Certainly, the Reserve Bank of Australia (RBA) is saying that interest rates have a way to go before they’ll stop being hiked upwards in a bid to curb the 6.1 per cent inflation rate, and recent rises have already slashed the size of mortgages buyers can take on by an estimated 20 per cent.
For investors, the RBA’s head of domestic markets Dr Jonathan Kearns says that could make it even harder. “Because the assessment rate also applies to any existing debt, the decrease in borrowing capacity is even larger for prospective borrowers who have existing debt.”
Interest rates have risen steadily over the past six months while price growth has declined. The median price for houses and apartments together fell in the combined capitals over the last quarter by 0.7 per cent, according to the latest Domain House Price Report.

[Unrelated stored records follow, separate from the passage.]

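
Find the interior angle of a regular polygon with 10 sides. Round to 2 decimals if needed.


Shape: regular decagon (10 sides)
Formula: interior angle = (n - 2) * 180 / n
(n - 2) = 8
(n - 2) * 180 = 1440
angle = 1440 / 10
angle = 144
144 degrees


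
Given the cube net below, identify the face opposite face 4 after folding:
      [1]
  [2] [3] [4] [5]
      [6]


Net: cross layout. Take square 3 as the base (bottom).
Fold the four squares in the horizontal row up around 3: 2 -> left, 4 -> right, 5 wraps to the top.
Fold 1 and 6 up from 3: 1 -> back, 6 -> front.
Opposite pairs are therefore: (1, 6), (2, 4), (3, 5).
Face 4 is opposite face 2.
face 2


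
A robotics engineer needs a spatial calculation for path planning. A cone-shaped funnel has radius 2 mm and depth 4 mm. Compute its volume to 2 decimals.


Shape: cone
Radius r = 2 mm, Height h = 4 mm
Formula: V = (1/3) * pi * r^2 * h
r^2 = 4
pi * r^2 * h = pi * 4 * 4 = 16 * pi
V = 16 * pi / 3
V = 16.76
16.76 mm^3


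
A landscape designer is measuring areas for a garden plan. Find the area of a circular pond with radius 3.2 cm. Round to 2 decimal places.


Shape: circle
Radius r = 3.2 cm
Formula: A = pi * r^2
r^2 = 3.2^2 = 10.24
A = pi * 10.24
A = 32.17
32.17 cm^2


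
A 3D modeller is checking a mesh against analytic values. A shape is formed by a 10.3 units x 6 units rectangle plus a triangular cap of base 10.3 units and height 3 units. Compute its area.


Composite shape: rectangle + triangle
Rectangle area = 10.3 * 6 = 61.8
Triangle area = 0.5 * 10.3 * 3 = 15.45
Total = 61.8 + 15.45
Total = 77.25
77.25 units^2


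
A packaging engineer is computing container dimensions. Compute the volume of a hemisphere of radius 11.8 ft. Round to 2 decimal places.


Shape: hemisphere (half of a sphere)
Radius r = 11.8 ft
Formula: V = (1/2) * (4/3) * pi * r^3 = (2/3) * pi * r^3
r^3 = 1643.032
(2/3) * 1643.032 = 1095.354667
V = 1095.354667 * pi
V = 3441.16
3441.16 ft^3


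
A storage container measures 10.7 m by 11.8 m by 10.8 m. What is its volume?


Shape: rectangular prism
l = 10.7 m, w = 11.8 m, h = 10.8 m
Formula: V = l * w * h
V = 10.7 * 11.8 * 10.8
V = 126.26 * 10.8
V = 1363.608
1363.608 m^3


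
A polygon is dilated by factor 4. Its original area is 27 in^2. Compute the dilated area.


Linear scale factor k = 4
Original area = 27 in^2
Rule: under a linear scaling by k, areas scale by k^2.
k^2 = 4^2 = 16
New area = 27 * 16
New area = 432
432 in^2


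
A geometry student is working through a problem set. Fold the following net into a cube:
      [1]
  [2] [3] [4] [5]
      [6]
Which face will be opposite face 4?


Net: cross layout. Take square 3 as the base (bottom).
Fold the four squares in the horizontal row up around 3: 2 -> left, 4 -> right, 5 wraps to the top.
Fold 1 and 6 up from 3: 1 -> back, 6 -> front.
Opposite pairs are therefore: (1, 6), (2, 4), (3, 5).
Face 4 is opposite face 2.
face 2


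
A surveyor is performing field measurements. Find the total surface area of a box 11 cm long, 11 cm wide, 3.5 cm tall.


Shape: rectangular prism
l = 11 cm, w = 11 cm, h = 3.5 cm
Formula: SA = 2(lw + lh + wh)
lw = 121, lh = 38.5, wh = 38.5
lw + lh + wh = 198
SA = 2 * 198
SA = 396
396 cm^2


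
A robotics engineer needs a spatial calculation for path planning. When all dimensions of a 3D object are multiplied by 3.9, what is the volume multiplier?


Linear scale factor k = 3.9
Rule: under a linear scaling by k, volumes scale by k^3.
k^3 = 3.9 * 3.9 * 3.9
k^3 = 15.21 * 3.9
k^3 = 59.319
Volume scales by a factor of 59.319.
59.319 (dimensionless)


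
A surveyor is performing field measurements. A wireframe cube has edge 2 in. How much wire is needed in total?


Shape: cube
Side s = 2 in
A cube has 12 edges, all equal.
Formula: total edge length = 12 * s
Total = 12 * 2
Total = 24
24 in


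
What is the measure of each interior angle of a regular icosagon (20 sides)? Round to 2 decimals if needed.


Shape: regular icosagon (20 sides)
Formula: interior angle = (n - 2) * 180 / n
(n - 2) = 18
(n - 2) * 180 = 3240
angle = 3240 / 20
angle = 162
162 degrees


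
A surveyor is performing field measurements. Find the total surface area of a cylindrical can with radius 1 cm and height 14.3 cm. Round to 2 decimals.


Shape: closed cylinder
Radius r = 1 cm, Height h = 14.3 cm
Formula: SA = 2*pi*r^2 + 2*pi*r*h = 2*pi*r*(r + h)
r + h = 15.3
2 * r * (r + h) = 2 * 1 * 15.3 = 30.6
SA = 30.6 * pi
SA = 96.13
96.13 cm^2


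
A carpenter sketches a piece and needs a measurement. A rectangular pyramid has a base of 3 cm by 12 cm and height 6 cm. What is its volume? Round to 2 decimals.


Shape: rectangular pyramid
Base: 3 cm x 12 cm, Height h = 6 cm
Formula: V = (1/3) * base_area * h
base_area = 3 * 12 = 36
base_area * h = 36 * 6 = 216
V = 216 / 3
V = 72
72 cm^3


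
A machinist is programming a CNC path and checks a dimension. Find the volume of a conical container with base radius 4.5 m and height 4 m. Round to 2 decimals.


Shape: cone
Radius r = 4.5 m, Height h = 4 m
Formula: V = (1/3) * pi * r^2 * h
r^2 = 20.25
pi * r^2 * h = pi * 20.25 * 4 = 81 * pi
V = 81 * pi / 3
V = 84.82
84.82 m^3


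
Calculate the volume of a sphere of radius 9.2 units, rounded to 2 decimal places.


Shape: sphere
Radius r = 9.2 units
Formula: V = (4/3) * pi * r^3
r^3 = 778.688
(4/3) * 778.688 = 1038.250667
V = 1038.250667 * pi
V = 3261.76
3261.76 units^3


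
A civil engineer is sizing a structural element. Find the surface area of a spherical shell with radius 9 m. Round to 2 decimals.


Shape: sphere
Radius r = 9 m
Formula: SA = 4 * pi * r^2
r^2 = 81
SA = 4 * pi * 81
SA = 324 * pi
SA = 1017.88
1017.88 m^2


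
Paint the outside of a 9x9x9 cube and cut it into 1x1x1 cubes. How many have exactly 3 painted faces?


Large cube: 9 x 9 x 9, cut into unit cubes.
Cubes with 3 painted faces are at the corners. A cube always has 8 corners.
Count = 8
8 unit cubes


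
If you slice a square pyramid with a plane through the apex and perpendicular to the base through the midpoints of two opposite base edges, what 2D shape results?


Solid: square pyramid
Cutting plane: through the apex and perpendicular to the base through the midpoints of two opposite base edges
Visualize the intersection of the plane with the solid's surface.
The boundary of the cut region is a isosceles triangle.
isosceles triangle


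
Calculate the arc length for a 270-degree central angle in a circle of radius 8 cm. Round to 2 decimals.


Shape: circular arc
Radius r = 8 cm, Angle = 270 degrees
Formula: L = (angle/360) * 2 * pi * r
2 * pi * r = 16 * pi
L = (270/360) * 16 * pi
L = 12 * pi
L = 37.7
37.7 cm


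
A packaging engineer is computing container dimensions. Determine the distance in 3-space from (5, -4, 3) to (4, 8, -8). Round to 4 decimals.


3D distance between two points
P1 = (5, -4, 3), P2 = (4, 8, -8)
Formula: d = sqrt((x2-x1)^2 + (y2-y1)^2 + (z2-z1)^2)
dx = 4 - 5 = -1
dy = 8 - -4 = 12
dz = -8 - 3 = -11
dx^2 + dy^2 + dz^2 = 1 + 144 + 121 = 266
d = sqrt(266)
d = 16.3095
16.3095 units


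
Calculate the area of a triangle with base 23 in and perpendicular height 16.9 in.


Shape: triangle
Base b = 23 in, Height h = 16.9 in
Formula: A = (1/2) * b * h
A = 0.5 * 23 * 16.9
A = 0.5 * 388.7
A = 194.35
194.35 in^2


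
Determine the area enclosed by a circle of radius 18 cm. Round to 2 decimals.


Shape: circle
Radius r = 18 cm
Formula: A = pi * r^2
r^2 = 18^2 = 324
A = pi * 324
A = 1017.88
1017.88 cm^2


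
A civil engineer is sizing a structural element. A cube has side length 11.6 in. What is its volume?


Shape: cube
Side s = 11.6 in
Formula: V = s^3
V = 11.6 * 11.6 * 11.6
V = 134.56 * 11.6
V = 1560.896
1560.896 in^3


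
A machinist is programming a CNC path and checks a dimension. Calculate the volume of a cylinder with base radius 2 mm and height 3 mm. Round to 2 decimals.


Shape: cylinder
Radius r = 2 mm, Height h = 3 mm
Formula: V = pi * r^2 * h
r^2 = 4
V = pi * 4 * 3
V = 12 * pi
V = 37.7
37.7 mm^3


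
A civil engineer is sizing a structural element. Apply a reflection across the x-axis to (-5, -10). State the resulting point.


Transformation: reflection
Original point: (-5, -10)
Rule for reflection over the x-axis: (x, y) -> (x, -y)
Apply: (-5, -10) -> (-5, 10)
(-5, 10)


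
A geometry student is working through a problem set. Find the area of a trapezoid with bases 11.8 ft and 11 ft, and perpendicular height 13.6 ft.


Shape: trapezoid
Parallel sides a = 11.8 ft, b = 11 ft; Height h = 13.6 ft
Formula: A = (a + b) * h / 2
a + b = 11.8 + 11 = 22.8
A = 22.8 * 13.6 / 2
A = 310.08 / 2
A = 155.04
155.04 ft^2


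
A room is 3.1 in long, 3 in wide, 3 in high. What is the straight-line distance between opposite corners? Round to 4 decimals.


Shape: rectangular box (space diagonal)
l = 3.1 in, w = 3 in, h = 3 in
Visualize: the diagonal of the base, then a right triangle with that diagonal and the height.
Formula: d = sqrt(l^2 + w^2 + h^2)
l^2 + w^2 + h^2 = 9.61 + 9 + 9 = 27.61
d = sqrt(27.61)
d = 5.2545
5.2545 in


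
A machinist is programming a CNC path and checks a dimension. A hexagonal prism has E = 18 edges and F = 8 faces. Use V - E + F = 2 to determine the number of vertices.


Polyhedron: hexagonal prism
Euler's formula for convex polyhedra: V - E + F = 2
Given: E = 18 edges and F = 8 faces
Solve for V:
V = 2 + E - F = 2 + 18 - 8 = 12
12 vertices


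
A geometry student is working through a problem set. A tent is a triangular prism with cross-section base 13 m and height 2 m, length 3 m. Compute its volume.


Shape: triangular prism
Triangle base = 13 m, triangle height = 2 m, prism length L = 3 m
Formula: V = (1/2 * b * h_tri) * L
Cross-section area = 0.5 * 13 * 2 = 13
V = 13 * 3
V = 39
39 m^3


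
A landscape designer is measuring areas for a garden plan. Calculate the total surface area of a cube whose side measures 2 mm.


Shape: cube
Side s = 2 mm
A cube has 6 square faces.
Formula: SA = 6 * s^2
s^2 = 4
SA = 6 * 4
SA = 24
24 mm^2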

The biggest price drop was for houses in Sydney – 2.7 per cent over the quarter – and in Melbourne, 0.9 per cent. Perth had the biggest fall in the median price for apartments of 1.1 per cent, with Sydney close behind at 0.6 per cent.
Propertybuyer chief executive Rich Harvey agrees investors should act now to maximise their equity opportunities. “If you want to access equity, do it now,” he urges. “You don’t want to wait until we’ve had more interest rate rises. Every 1 per cent they go up, borrowing capacity is reduced by 10 per cent.
“If you want to leverage and maximise your borrowing capacity, therefore, do it as soon as possible. There are already indications that price declines are slowing, while auction clearance rates are holding up, rents are on track to rise 20 per cent this year, and we’re about to receive a huge number of migrants who’ll all want somewhere to live. Act now!”
AMP Capital chief economist Dr Shane Oliver does sound a note of caution, however, to bear in mind future price falls. “But there is a case to say buy now because you can borrow more and, if you buy wisely, you aren’t going to see the value of your property decline,” he says.